FOR BETTER OR WORSE

Image credit to Mary Stephan Photography

I have glanced at my own reflection countless times since my daughter’s death just over a year ago. I am sure most people check their appearance at least daily. But how often do you really study your own face? How often do you stare into the mirror and take in each feature, one by one? Imagine doing this and not recognizing the person staring back at you. This was my experience in the early months after losing my daughter. I would catch my reflection in the mirror and wonder, who is she? How did she get here? I would note the pain in her eyes and the way her lips turned down at the corners. The way her skin appeared dull and beyond her years. Her green eyes were lifeless and tired, underlined by dark rings. They no longer sparkled or lit up her face. She didn't always look like this. No, I could remember when she was bright and shiny, vibrant and full of life. This transformation was the result of a grief so deep it had taken a physical toll, even on my face. I didn’t recognize this person I had become.
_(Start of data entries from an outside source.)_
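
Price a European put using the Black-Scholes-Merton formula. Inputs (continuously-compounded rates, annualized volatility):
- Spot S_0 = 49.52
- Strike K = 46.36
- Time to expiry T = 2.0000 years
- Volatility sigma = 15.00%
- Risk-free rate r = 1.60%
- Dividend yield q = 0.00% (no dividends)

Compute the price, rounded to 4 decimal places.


Answer: Price = 2.0935

Derivation:
d1 = (ln(S/K) + (r - q + 0.5*sigma^2) * T) / (sigma * sqrt(T)) = 0.56775777
d2 = d1 - sigma * sqrt(T) = 0.35562573
exp(-rT) = 0.96850658; exp(-qT) = 1.00000000
P = K * exp(-rT) * N(-d2) - S_0 * exp(-qT) * N(-d1)
N(-d1) = 0.28509973; N(-d2) = 0.36106044
P = 46.3600 * 0.96850658 * 0.36106044 - 49.5200 * 1.00000000 * 0.28509973 = 2.0935


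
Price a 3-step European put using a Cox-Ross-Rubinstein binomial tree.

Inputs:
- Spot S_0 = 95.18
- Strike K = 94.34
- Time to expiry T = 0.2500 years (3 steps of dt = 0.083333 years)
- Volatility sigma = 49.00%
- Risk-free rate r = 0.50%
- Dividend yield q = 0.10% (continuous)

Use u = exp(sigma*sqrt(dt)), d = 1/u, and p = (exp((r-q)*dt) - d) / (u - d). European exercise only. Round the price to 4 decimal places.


dt = T/N = 0.083333
u = exp(sigma*sqrt(dt)) = 1.151944; d = 1/u = 0.868098
p = (exp((r-q)*dt) - d) / (u - d) = 0.465871
Discount per step: exp(-r*dt) = 0.999583
Stock lattice S(k, i) with i counting down-moves:
  k=0: S(0,0) = 95.1800
  k=1: S(1,0) = 109.6420; S(1,1) = 82.6256
  k=2: S(2,0) = 126.3014; S(2,1) = 95.1800; S(2,2) = 71.7271
  k=3: S(3,0) = 145.4922; S(3,1) = 109.6420; S(3,2) = 82.6256; S(3,3) = 62.2661
Terminal payoffs V(N, i) = max(K - S_T, 0):
  V(3,0) = 0.000000; V(3,1) = 0.000000; V(3,2) = 11.714445; V(3,3) = 32.073884
Backward induction: V(k, i) = exp(-r*dt) * [p * V(k+1, i) + (1-p) * V(k+1, i+1)].
  V(2,0) = exp(-r*dt) * [p*0.000000 + (1-p)*0.000000] = 0.000000
  V(2,1) = exp(-r*dt) * [p*0.000000 + (1-p)*11.714445] = 6.254422
  V(2,2) = exp(-r*dt) * [p*11.714445 + (1-p)*32.073884] = 22.579608
  V(1,0) = exp(-r*dt) * [p*0.000000 + (1-p)*6.254422] = 3.339278
  V(1,1) = exp(-r*dt) * [p*6.254422 + (1-p)*22.579608] = 14.967944
  V(0,0) = exp(-r*dt) * [p*3.339278 + (1-p)*14.967944] = 9.546511

Answer: Price = V(0,0) = 9.5465


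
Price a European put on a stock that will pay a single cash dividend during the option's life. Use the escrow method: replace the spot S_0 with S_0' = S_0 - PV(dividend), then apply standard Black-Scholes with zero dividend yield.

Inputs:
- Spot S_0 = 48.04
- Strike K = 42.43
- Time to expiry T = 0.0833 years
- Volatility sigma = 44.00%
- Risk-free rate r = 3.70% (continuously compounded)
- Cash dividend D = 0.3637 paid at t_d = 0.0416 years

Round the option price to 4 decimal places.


Answer: Price = 0.5290

Derivation:
PV(D) = D * exp(-r * t_d) = 0.3637 * 0.99846198 = 0.36314062
S_0' = S_0 - PV(D) = 48.0400 - 0.36314062 = 47.67685938
d1 = (ln(S_0'/K) + (r + sigma^2/2)*T) / (sigma*sqrt(T)) = 1.00586164
d2 = d1 - sigma*sqrt(T) = 0.87886999
exp(-rT) = 0.99692264
N(-d1) = 0.15724107; N(-d2) = 0.18973589
P = K * exp(-rT) * N(-d2) - S_0' * N(-d1) = 42.4300 * 0.99692264 * 0.18973589 - 47.67685938 * 0.15724107 = 0.5290


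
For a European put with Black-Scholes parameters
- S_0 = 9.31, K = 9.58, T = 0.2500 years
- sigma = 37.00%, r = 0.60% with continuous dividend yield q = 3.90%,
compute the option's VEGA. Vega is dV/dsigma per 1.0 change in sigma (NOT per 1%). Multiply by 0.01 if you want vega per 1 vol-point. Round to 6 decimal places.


Answer: Vega = 1.828633

Derivation:
d1 = -0.1066270308; d2 = -0.2916270308
phi(d1) = 0.3966808622; exp(-qT) = 0.9902973771; exp(-rT) = 0.9985011244
Vega = S * exp(-qT) * phi(d1) * sqrt(T) = 9.3100 * 0.9902973771 * 0.3966808622 * 0.5000000000 = 1.828633


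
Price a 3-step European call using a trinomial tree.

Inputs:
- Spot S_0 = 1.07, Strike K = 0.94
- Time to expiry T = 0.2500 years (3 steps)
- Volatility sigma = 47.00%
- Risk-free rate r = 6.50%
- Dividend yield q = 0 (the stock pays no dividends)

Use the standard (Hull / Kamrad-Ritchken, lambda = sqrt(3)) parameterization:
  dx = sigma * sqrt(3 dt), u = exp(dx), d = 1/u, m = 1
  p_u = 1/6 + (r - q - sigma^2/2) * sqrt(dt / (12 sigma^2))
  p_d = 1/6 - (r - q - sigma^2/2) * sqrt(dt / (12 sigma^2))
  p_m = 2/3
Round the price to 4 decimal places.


Answer: Price = V(0,0) = 0.1865

Derivation:
dt = T/N = 0.083333; dx = sigma*sqrt(3*dt) = 0.235000
u = exp(dx) = 1.264909; d = 1/u = 0.790571
p_u = 0.158608, p_m = 0.666667, p_d = 0.174725
Discount per step: exp(-r*dt) = 0.994598
Stock lattice S(k, j) with j the centered position index:
  k=0: S(0,+0) = 1.0700
  k=1: S(1,-1) = 0.8459; S(1,+0) = 1.0700; S(1,+1) = 1.3535
  k=2: S(2,-2) = 0.6688; S(2,-1) = 0.8459; S(2,+0) = 1.0700; S(2,+1) = 1.3535; S(2,+2) = 1.7120
  k=3: S(3,-3) = 0.5287; S(3,-2) = 0.6688; S(3,-1) = 0.8459; S(3,+0) = 1.0700; S(3,+1) = 1.3535; S(3,+2) = 1.7120; S(3,+3) = 2.1655
Terminal payoffs V(N, j) = max(S_T - K, 0):
  V(3,-3) = 0.000000; V(3,-2) = 0.000000; V(3,-1) = 0.000000; V(3,+0) = 0.130000; V(3,+1) = 0.413452; V(3,+2) = 0.771994; V(3,+3) = 1.225516
Backward induction: V(k, j) = exp(-r*dt) * [p_u * V(k+1, j+1) + p_m * V(k+1, j) + p_d * V(k+1, j-1)]
  V(2,-2) = exp(-r*dt) * [p_u*0.000000 + p_m*0.000000 + p_d*0.000000] = 0.000000
  V(2,-1) = exp(-r*dt) * [p_u*0.130000 + p_m*0.000000 + p_d*0.000000] = 0.020508
  V(2,+0) = exp(-r*dt) * [p_u*0.413452 + p_m*0.130000 + p_d*0.000000] = 0.151421
  V(2,+1) = exp(-r*dt) * [p_u*0.771994 + p_m*0.413452 + p_d*0.130000] = 0.418521
  V(2,+2) = exp(-r*dt) * [p_u*1.225516 + p_m*0.771994 + p_d*0.413452] = 0.777059
  V(1,-1) = exp(-r*dt) * [p_u*0.151421 + p_m*0.020508 + p_d*0.000000] = 0.037485
  V(1,+0) = exp(-r*dt) * [p_u*0.418521 + p_m*0.151421 + p_d*0.020508] = 0.169988
  V(1,+1) = exp(-r*dt) * [p_u*0.777059 + p_m*0.418521 + p_d*0.151421] = 0.426403
  V(0,+0) = exp(-r*dt) * [p_u*0.426403 + p_m*0.169988 + p_d*0.037485] = 0.186493


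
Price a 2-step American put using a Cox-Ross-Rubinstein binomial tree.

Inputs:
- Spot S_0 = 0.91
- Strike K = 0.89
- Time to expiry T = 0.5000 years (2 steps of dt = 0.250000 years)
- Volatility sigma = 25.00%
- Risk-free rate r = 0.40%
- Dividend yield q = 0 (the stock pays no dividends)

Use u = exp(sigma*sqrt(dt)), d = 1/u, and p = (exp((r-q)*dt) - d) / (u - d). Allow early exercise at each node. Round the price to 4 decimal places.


Answer: Price = V(0,0) = 0.0503

Derivation:
dt = T/N = 0.250000
u = exp(sigma*sqrt(dt)) = 1.133148; d = 1/u = 0.882497
p = (exp((r-q)*dt) - d) / (u - d) = 0.472782
Discount per step: exp(-r*dt) = 0.999000
Stock lattice S(k, i) with i counting down-moves:
  k=0: S(0,0) = 0.9100
  k=1: S(1,0) = 1.0312; S(1,1) = 0.8031
  k=2: S(2,0) = 1.1685; S(2,1) = 0.9100; S(2,2) = 0.7087
Terminal payoffs V(N, i) = max(K - S_T, 0):
  V(2,0) = 0.000000; V(2,1) = 0.000000; V(2,2) = 0.181291
Backward induction: V(k, i) = exp(-r*dt) * [p * V(k+1, i) + (1-p) * V(k+1, i+1)]; then take max(V_cont, immediate exercise) for American.
  V(1,0) = exp(-r*dt) * [p*0.000000 + (1-p)*0.000000] = 0.000000; exercise = 0.000000; V(1,0) = max -> 0.000000
  V(1,1) = exp(-r*dt) * [p*0.000000 + (1-p)*0.181291] = 0.095484; exercise = 0.086928; V(1,1) = max -> 0.095484
  V(0,0) = exp(-r*dt) * [p*0.000000 + (1-p)*0.095484] = 0.050291; exercise = 0.000000; V(0,0) = max -> 0.050291


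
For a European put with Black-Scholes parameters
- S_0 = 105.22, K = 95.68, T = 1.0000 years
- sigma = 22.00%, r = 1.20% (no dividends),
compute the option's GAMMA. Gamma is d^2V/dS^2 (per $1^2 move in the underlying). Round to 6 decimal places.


d1 = 0.5965641186; d2 = 0.3765641186
phi(d1) = 0.3339102926; exp(-qT) = 1.0000000000; exp(-rT) = 0.9880717129
Gamma = exp(-qT) * phi(d1) / (S * sigma * sqrt(T)) = 1.0000000000 * 0.3339102926 / (105.2200 * 0.2200 * 1.0000000000) = 0.014425

Answer: Gamma = 0.014425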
One day, as I studied this foreign face, a second reflection appeared in the mirror next to my own. It was a man. A man who seemed familiar and yet unrecognizable. He, too, had new lines on his face and the physical evidence of a painful history. Hints of grey peppered his hair and beard. His eyes were bloodshot, his skin pallid. This man was my husband. The man I have loved for over a decade, who put a promise ring on my finger when I was only seventeen. The man who introduced me to cheesy humor and crunchy peanut butter, who could handily crush anyone in a Saved by the Bell trivia contest. The man who wrote the most beautiful wedding vows I have ever heard and delivered them with tears rolling down his face.
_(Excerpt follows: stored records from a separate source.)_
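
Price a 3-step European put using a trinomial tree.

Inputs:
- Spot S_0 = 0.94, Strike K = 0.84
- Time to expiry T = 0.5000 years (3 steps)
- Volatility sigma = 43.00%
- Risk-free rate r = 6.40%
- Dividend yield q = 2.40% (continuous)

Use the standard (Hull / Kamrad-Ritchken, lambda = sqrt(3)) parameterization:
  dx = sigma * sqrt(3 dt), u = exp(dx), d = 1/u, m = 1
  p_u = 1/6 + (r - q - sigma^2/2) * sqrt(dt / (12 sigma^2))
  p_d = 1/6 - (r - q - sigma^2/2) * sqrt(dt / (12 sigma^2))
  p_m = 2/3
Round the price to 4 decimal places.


dt = T/N = 0.166667; dx = sigma*sqrt(3*dt) = 0.304056
u = exp(dx) = 1.355345; d = 1/u = 0.737820
p_u = 0.152292, p_m = 0.666667, p_d = 0.181042
Discount per step: exp(-r*dt) = 0.989390
Stock lattice S(k, j) with j the centered position index:
  k=0: S(0,+0) = 0.9400
  k=1: S(1,-1) = 0.6936; S(1,+0) = 0.9400; S(1,+1) = 1.2740
  k=2: S(2,-2) = 0.5117; S(2,-1) = 0.6936; S(2,+0) = 0.9400; S(2,+1) = 1.2740; S(2,+2) = 1.7267
  k=3: S(3,-3) = 0.3776; S(3,-2) = 0.5117; S(3,-1) = 0.6936; S(3,+0) = 0.9400; S(3,+1) = 1.2740; S(3,+2) = 1.7267; S(3,+3) = 2.3403
Terminal payoffs V(N, j) = max(K - S_T, 0):
  V(3,-3) = 0.462447; V(3,-2) = 0.328285; V(3,-1) = 0.146450; V(3,+0) = 0.000000; V(3,+1) = 0.000000; V(3,+2) = 0.000000; V(3,+3) = 0.000000
Backward induction: V(k, j) = exp(-r*dt) * [p_u * V(k+1, j+1) + p_m * V(k+1, j) + p_d * V(k+1, j-1)]
  V(2,-2) = exp(-r*dt) * [p_u*0.146450 + p_m*0.328285 + p_d*0.462447] = 0.321435
  V(2,-1) = exp(-r*dt) * [p_u*0.000000 + p_m*0.146450 + p_d*0.328285] = 0.155400
  V(2,+0) = exp(-r*dt) * [p_u*0.000000 + p_m*0.000000 + p_d*0.146450] = 0.026232
  V(2,+1) = exp(-r*dt) * [p_u*0.000000 + p_m*0.000000 + p_d*0.000000] = 0.000000
  V(2,+2) = exp(-r*dt) * [p_u*0.000000 + p_m*0.000000 + p_d*0.000000] = 0.000000
  V(1,-1) = exp(-r*dt) * [p_u*0.026232 + p_m*0.155400 + p_d*0.321435] = 0.164029
  V(1,+0) = exp(-r*dt) * [p_u*0.000000 + p_m*0.026232 + p_d*0.155400] = 0.045138
  V(1,+1) = exp(-r*dt) * [p_u*0.000000 + p_m*0.000000 + p_d*0.026232] = 0.004699
  V(0,+0) = exp(-r*dt) * [p_u*0.004699 + p_m*0.045138 + p_d*0.164029] = 0.059862

Answer: Price = V(0,0) = 0.0599


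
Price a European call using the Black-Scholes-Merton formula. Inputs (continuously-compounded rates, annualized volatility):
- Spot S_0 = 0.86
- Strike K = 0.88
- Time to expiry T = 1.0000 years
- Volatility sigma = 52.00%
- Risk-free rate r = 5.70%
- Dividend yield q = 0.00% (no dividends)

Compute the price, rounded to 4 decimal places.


d1 = (ln(S/K) + (r - q + 0.5*sigma^2) * T) / (sigma * sqrt(T)) = 0.32540477
d2 = d1 - sigma * sqrt(T) = -0.19459523
exp(-rT) = 0.94459407; exp(-qT) = 1.00000000
C = S_0 * exp(-qT) * N(d1) - K * exp(-rT) * N(d2)
N(d1) = 0.62756263; N(d2) = 0.42285492
C = 0.8600 * 1.00000000 * 0.62756263 - 0.8800 * 0.94459407 * 0.42285492 = 0.1882

Answer: Price = 0.1882


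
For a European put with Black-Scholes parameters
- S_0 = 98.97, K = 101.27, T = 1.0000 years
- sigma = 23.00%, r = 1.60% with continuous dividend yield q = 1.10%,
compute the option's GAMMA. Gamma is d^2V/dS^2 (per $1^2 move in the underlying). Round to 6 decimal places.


d1 = 0.0368545938; d2 = -0.1931454062
phi(d1) = 0.3986714385; exp(-qT) = 0.9890602788; exp(-rT) = 0.9841273201
Gamma = exp(-qT) * phi(d1) / (S * sigma * sqrt(T)) = 0.9890602788 * 0.3986714385 / (98.9700 * 0.2300 * 1.0000000000) = 0.017322

Answer: Gamma = 0.017322


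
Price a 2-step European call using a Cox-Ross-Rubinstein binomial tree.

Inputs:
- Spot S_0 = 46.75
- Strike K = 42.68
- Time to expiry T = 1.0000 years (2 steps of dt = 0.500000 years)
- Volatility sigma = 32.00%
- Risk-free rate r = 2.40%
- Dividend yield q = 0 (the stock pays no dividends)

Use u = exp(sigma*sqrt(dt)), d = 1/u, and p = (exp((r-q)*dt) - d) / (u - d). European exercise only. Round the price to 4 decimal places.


dt = T/N = 0.500000
u = exp(sigma*sqrt(dt)) = 1.253919; d = 1/u = 0.797499
p = (exp((r-q)*dt) - d) / (u - d) = 0.470122
Discount per step: exp(-r*dt) = 0.988072
Stock lattice S(k, i) with i counting down-moves:
  k=0: S(0,0) = 46.7500
  k=1: S(1,0) = 58.6207; S(1,1) = 37.2831
  k=2: S(2,0) = 73.5057; S(2,1) = 46.7500; S(2,2) = 29.7332
Terminal payoffs V(N, i) = max(S_T - K, 0):
  V(2,0) = 30.825674; V(2,1) = 4.070000; V(2,2) = 0.000000
Backward induction: V(k, i) = exp(-r*dt) * [p * V(k+1, i) + (1-p) * V(k+1, i+1)].
  V(1,0) = exp(-r*dt) * [p*30.825674 + (1-p)*4.070000] = 16.449831
  V(1,1) = exp(-r*dt) * [p*4.070000 + (1-p)*0.000000] = 1.890571
  V(0,0) = exp(-r*dt) * [p*16.449831 + (1-p)*1.890571] = 8.630997

Answer: Price = V(0,0) = 8.6310


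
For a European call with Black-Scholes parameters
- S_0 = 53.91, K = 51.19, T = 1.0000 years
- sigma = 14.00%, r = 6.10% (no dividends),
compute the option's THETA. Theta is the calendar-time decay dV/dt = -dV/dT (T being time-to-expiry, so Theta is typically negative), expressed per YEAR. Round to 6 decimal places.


Answer: Theta = -3.285325

Derivation:
d1 = 0.8755127785; d2 = 0.7355127785
phi(d1) = 0.2719329240; exp(-qT) = 1.0000000000; exp(-rT) = 0.9408232398
Theta = -S*exp(-qT)*phi(d1)*sigma/(2*sqrt(T)) - r*K*exp(-rT)*N(d2) + q*S*exp(-qT)*N(d1)
N(d1) = 0.8093525198; N(d2) = 0.7689863698; sqrt(T) = 1.0000000000
Term 1 = -53.9100 * 1.0000000000 * 0.2719329240 * 0.1400 / (2 * 1.0000000000) = -1.0261932753
Term 2 = -0.0610 * 51.1900 * 0.9408232398 * 0.7689863698 = -2.2591321870
Term 3 = 0 (no dividend yield, q = 0)
Theta = -1.0261932753 + (-2.2591321870) + (0.0000000000) = -3.285325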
Personal growth is imminent over the course of a relationship. You wouldn’t expect your partner of many years to be the same person he was when you first met. We are human. We evolve, grow, change, adapt. Who we become is a result of the people with whom we have surrounded ourselves, the knowledge and experiences we have acquired, the events, objects, skills that claim space in our lives, the choices we have made that have led us to the present moment. But in moments of tragedy, we find ourselves transformed on a much swifter timeline than typical growth requires. We are left to pick up the broken pieces of our former selves, to carefully craft together a mosaic of what remains. It is a deeply intimate and personal process. You must come to rediscover who you are in this unpredictable, unfamiliar world. You must build a relationship with this new you and invest real, quality time in discovering who you are in this life after loss. You may just find that your truest self is revealed.

And meanwhile, your partner is doing the same. Two people, each remarkably different than they were the day before their child died, each rediscovering their new identities in this after, while also navigating a marriage with someone who feels much like a stranger. It is no simple task and certainly no mystery why relationships are known to crumble following a life-altering event. On the hardest days, there are hurt feelings and defensive words, often followed by deafening silence. Then apologies, tears, an embrace, and a mutual understanding that grief too often gets the best of us.
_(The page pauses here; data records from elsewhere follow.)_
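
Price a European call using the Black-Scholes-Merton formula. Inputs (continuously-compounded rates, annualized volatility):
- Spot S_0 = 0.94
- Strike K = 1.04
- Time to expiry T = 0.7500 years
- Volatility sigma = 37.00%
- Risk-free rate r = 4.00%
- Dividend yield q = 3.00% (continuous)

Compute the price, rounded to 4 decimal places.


Answer: Price = 0.0828

Derivation:
d1 = (ln(S/K) + (r - q + 0.5*sigma^2) * T) / (sigma * sqrt(T)) = -0.13188121
d2 = d1 - sigma * sqrt(T) = -0.45231061
exp(-rT) = 0.97044553; exp(-qT) = 0.97775124
C = S_0 * exp(-qT) * N(d1) - K * exp(-rT) * N(d2)
N(d1) = 0.44753913; N(d2) = 0.32552262
C = 0.9400 * 0.97775124 * 0.44753913 - 1.0400 * 0.97044553 * 0.32552262 = 0.0828


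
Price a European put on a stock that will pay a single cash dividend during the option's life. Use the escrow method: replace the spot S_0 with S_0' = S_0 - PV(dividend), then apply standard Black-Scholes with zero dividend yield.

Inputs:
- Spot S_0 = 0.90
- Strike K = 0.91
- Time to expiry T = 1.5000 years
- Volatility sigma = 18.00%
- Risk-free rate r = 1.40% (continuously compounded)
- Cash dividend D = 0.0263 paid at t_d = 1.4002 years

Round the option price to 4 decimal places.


Answer: Price = 0.0862

Derivation:
PV(D) = D * exp(-r * t_d) = 0.0263 * 0.98058809 = 0.02578947
S_0' = S_0 - PV(D) = 0.9000 - 0.02578947 = 0.87421053
d1 = (ln(S_0'/K) + (r + sigma^2/2)*T) / (sigma*sqrt(T)) = 0.02348168
d2 = d1 - sigma*sqrt(T) = -0.19697240
exp(-rT) = 0.97921896
N(-d1) = 0.49063303; N(-d2) = 0.57807543
P = K * exp(-rT) * N(-d2) - S_0' * N(-d1) = 0.9100 * 0.97921896 * 0.57807543 - 0.87421053 * 0.49063303 = 0.0862


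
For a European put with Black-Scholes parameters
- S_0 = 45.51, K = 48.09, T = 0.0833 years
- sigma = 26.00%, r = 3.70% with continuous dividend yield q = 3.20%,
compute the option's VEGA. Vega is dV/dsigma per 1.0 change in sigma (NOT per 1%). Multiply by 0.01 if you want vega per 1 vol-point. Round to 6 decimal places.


Answer: Vega = 4.114049

Derivation:
d1 = -0.6917613525; d2 = -0.7668018749
phi(d1) = 0.3140492628; exp(-qT) = 0.9973379496; exp(-rT) = 0.9969226448
Vega = S * exp(-qT) * phi(d1) * sqrt(T) = 45.5100 * 0.9973379496 * 0.3140492628 * 0.2886173938 = 4.114049


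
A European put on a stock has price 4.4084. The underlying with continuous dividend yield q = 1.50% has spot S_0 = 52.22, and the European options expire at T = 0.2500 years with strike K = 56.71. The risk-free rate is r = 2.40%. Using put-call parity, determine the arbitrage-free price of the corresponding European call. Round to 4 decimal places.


Answer: Call price = 0.0622

Derivation:
Put-call parity: C - P = S_0 * exp(-qT) - K * exp(-rT).
S_0 * exp(-qT) = 52.2200 * 0.99625702 = 52.02454171
K * exp(-rT) = 56.7100 * 0.99401796 = 56.37075874
C = P + S*exp(-qT) - K*exp(-rT)
C = 4.4084 + 52.02454171 - 56.37075874 = 0.0622


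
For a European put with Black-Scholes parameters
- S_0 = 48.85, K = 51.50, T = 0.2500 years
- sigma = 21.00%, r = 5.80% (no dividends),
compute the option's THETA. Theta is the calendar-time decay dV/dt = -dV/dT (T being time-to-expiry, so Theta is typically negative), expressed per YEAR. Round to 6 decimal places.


d1 = -0.3125231351; d2 = -0.4175231351
phi(d1) = 0.3799278593; exp(-qT) = 1.0000000000; exp(-rT) = 0.9856046187
Theta = -S*exp(-qT)*phi(d1)*sigma/(2*sqrt(T)) + r*K*exp(-rT)*N(-d2) - q*S*exp(-qT)*N(-d1)
N(-d1) = 0.6226785082; N(-d2) = 0.6618520970; sqrt(T) = 0.5000000000
Term 1 = -48.8500 * 1.0000000000 * 0.3799278593 * 0.2100 / (2 * 0.5000000000) = -3.8974899446
Term 2 = 0.0580 * 51.5000 * 0.9856046187 * 0.6618520970 = 1.9484932328
Term 3 = 0 (no dividend yield, q = 0)
Theta = -3.8974899446 + (1.9484932328) + (0.0000000000) = -1.948997

Answer: Theta = -1.948997


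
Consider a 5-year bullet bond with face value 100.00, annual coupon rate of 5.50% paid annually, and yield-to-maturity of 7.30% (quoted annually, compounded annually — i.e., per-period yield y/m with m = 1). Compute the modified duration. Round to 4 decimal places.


Coupon per period c = face * coupon_rate / m = 5.500000
Periods per year m = 1; per-period yield y/m = 0.073000
Number of cashflows N = 5
Cashflows (t years, CF_t, discount factor 1/(1+y/m)^(m*t), PV):
  t = 1.0000: CF_t = 5.500000, DF = 0.931966, PV = 5.125815
  t = 2.0000: CF_t = 5.500000, DF = 0.868561, PV = 4.777088
  t = 3.0000: CF_t = 5.500000, DF = 0.809470, PV = 4.452086
  t = 4.0000: CF_t = 5.500000, DF = 0.754399, PV = 4.149195
  t = 5.0000: CF_t = 105.500000, DF = 0.703075, PV = 74.174367
Price P = sum_t PV_t = 92.678551
First compute Macaulay numerator sum_t t * PV_t:
  t * PV_t at t = 1.0000: 5.125815
  t * PV_t at t = 2.0000: 9.554176
  t * PV_t at t = 3.0000: 13.356257
  t * PV_t at t = 4.0000: 16.596778
  t * PV_t at t = 5.0000: 370.871836
Macaulay duration D = 415.504863 / 92.678551 = 4.483290
Modified duration = D / (1 + y/m) = 4.483290 / (1 + 0.073000) = 4.178276

Answer: Modified duration = 4.1783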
I want to make this abundantly clear. The relationship I share with my husband has a strong foundation - one based in mutual respect, built on genuine friendship, and adorned with profound love for one another. And so, in the year since our daughter died, we have been caught off guard by how alarmingly difficult it has become to nurture our marriage. But we remind ourselves that we vowed to love each other “for better or worse”, a phrase we have come to learn is not just weightless words proclaimed on wedding days. It is a choice. No one expects to wind up here, in a life that feels foreign and with a reflection that appears a stranger. But for us, “for better or worse” is a commitment to dig deep, to reconnect with the love we have shared for years, even when life has thrown us drastically off course.

As I studied our reflections in the mirror today, I noticed it. The familiar scar on his forehead, evidence of his rough-and-tumble childhood with two brothers. And there in my left eye, the fleck of brown in a sea of green. It has been there for as long as I can remember. So despite this newness, this journey of self discovery, this brokenness we bear, it is us after all. And it shall be us, for better or worse, for always.